Are dev / test / production environments properly segregated and is segregation of duties enforced (developers can't deploy to production without approval)?
Demonstrate that development, test, and production environments are architecturally segregated with enforced access controls, and that no developer can deploy code to production without independent approval through a documented change management process.
Description
What this control does
This control ensures that development, testing, and production environments are logically and physically isolated to prevent unauthorized changes to live systems. Developers are restricted from directly deploying code to production without formal approval and release management processes. Segregation of duties (SoD) requires that individuals who write or modify code cannot be the same individuals who promote that code to production, enforcing a maker-checker model that reduces insider risk and accidental deployment of untested or malicious code.
Control objective
What auditing this proves
Demonstrate that development, test, and production environments are architecturally segregated with enforced access controls, and that no developer can deploy code to production without independent approval through a documented change management process.
Associated risks
Risks this control addresses
- Unauthorized deployment of untested or malicious code directly to production by a developer, bypassing quality assurance and security reviews
- Accidental overwrite or corruption of production data or configurations due to development or testing activities performed in the live environment
- Insider threat actors with developer privileges exfiltrating production data, installing backdoors, or sabotaging systems without detection
- Cross-contamination of environments where test data containing sensitive production information leaks into lower-security development systems
- Inability to reproduce production issues or perform root cause analysis due to configuration drift between environments
- Compliance violations stemming from unauditable changes to production systems made outside formal change control processes
- Regulatory penalties and loss of customer trust following security incidents caused by inadequate separation of environments
Testing procedure
How an auditor verifies this control
- Obtain and review the organization's environment architecture diagram and network segmentation documentation to identify boundaries between development, test, and production environments.

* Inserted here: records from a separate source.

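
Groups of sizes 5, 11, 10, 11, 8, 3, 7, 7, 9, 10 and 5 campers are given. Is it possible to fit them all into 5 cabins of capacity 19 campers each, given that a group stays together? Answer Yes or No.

A valid assignment using 5 cabins:
  cabin 1: 11 + 8 = 19
  cabin 2: 11 + 7 = 18
  cabin 3: 10 + 9 = 19
  cabin 4: 10 + 7 = 17
  cabin 5: 5 + 5 + 3 = 13
Every load is within 19 campers, so 5 cabins suffice.

Yes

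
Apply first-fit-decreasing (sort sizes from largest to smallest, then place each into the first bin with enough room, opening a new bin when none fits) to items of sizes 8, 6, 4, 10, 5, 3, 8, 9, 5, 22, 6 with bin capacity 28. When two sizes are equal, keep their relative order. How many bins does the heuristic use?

4

Sorted descending: 22, 10, 9, 8, 8, 6, 6, 5, 5, 4, 3.
  22 → bin 1 (new)  [load 22/28]
  10 → bin 2 (new)  [load 10/28]
  9 → bin 2  [load 19/28]
  8 → bin 2  [load 27/28]
  8 → bin 3 (new)  [load 8/28]
  6 → bin 1  [load 28/28]
  6 → bin 3  [load 14/28]
  5 → bin 3  [load 19/28]
  5 → bin 3  [load 24/28]
  4 → bin 3  [load 28/28]
  3 → bin 4 (new)  [load 3/28]
4 bins opened.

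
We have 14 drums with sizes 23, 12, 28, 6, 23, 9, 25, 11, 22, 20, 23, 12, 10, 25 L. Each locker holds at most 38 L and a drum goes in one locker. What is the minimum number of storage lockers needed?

Total = 28 + 25 + 25 + 23 + 23 + 23 + 22 + 20 + 12 + 12 + 11 + 10 + 9 + 6 = 249 L.
Lower bound: ⌈249/38⌉ = 7 storage lockers.
Also, 8 drums each exceed 19 L, and no two of those can share a locker, so at least 8 storage lockers are needed.
A packing using 8 storage lockers:
  locker 1: 28 + 10 = 38
  locker 2: 25 + 12 = 37
  locker 3: 25 + 12 = 37
  locker 4: 23 + 11 = 34
  locker 5: 23 + 9 + 6 = 38
  locker 6: 23 = 23
  locker 7: 22 = 22
  locker 8: 20 = 20
This matches the lower bound, so 8 is optimal.

8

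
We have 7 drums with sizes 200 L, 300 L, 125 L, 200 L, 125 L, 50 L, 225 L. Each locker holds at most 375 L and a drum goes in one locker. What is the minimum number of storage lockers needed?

Total = 300 + 225 + 200 + 200 + 125 + 125 + 50 = 1225 L.
Lower bound: ⌈1225/375⌉ = 4 storage lockers.
A packing using 4 storage lockers:
  locker 1: 300 + 50 = 350
  locker 2: 225 + 125 = 350
  locker 3: 200 + 125 = 325
  locker 4: 200 = 200
This matches the lower bound, so 4 is optimal.

4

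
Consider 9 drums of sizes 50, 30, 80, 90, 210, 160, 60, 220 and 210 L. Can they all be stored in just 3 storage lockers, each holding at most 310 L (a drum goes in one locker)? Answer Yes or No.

No

Total = 1110 L; ⌈1110/310⌉ = 4.
At least 4 storage lockers are required, but only 3 are allowed.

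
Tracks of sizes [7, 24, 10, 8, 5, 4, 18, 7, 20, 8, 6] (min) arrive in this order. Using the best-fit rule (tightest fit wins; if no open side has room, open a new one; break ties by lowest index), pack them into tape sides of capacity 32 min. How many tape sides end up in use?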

- Review identity and access management (IAM) policies, role definitions, and permission matrices to identify which personnel have access to each environment and what level of privileges are granted.
- Select a sample of 10-15 developers and verify their user accounts and group memberships in production systems, confirming they lack deployment or write permissions to production assets.
- Examine the CI/CD pipeline configuration files, deployment scripts, and infrastructure-as-code templates to verify that production deployments require approval gates or manual intervention by non-developer roles.
- Select a sample of 15-20 production deployment records from the past audit period and validate that each includes evidence of approval by a change advisory board, release manager, or other independent authority.
- Review access logs and deployment logs from production systems for the sample period to confirm no direct code commits, file uploads, or configuration changes were made by developer accounts.
- Interview the release manager or DevOps lead to understand the workflow for promoting code from development through test to production, and verify controls preventing developers from bypassing the process.
- Test the segregation by attempting (in a controlled manner with management approval) a simulated deployment from a developer account to verify that technical controls block unauthorized promotion to production.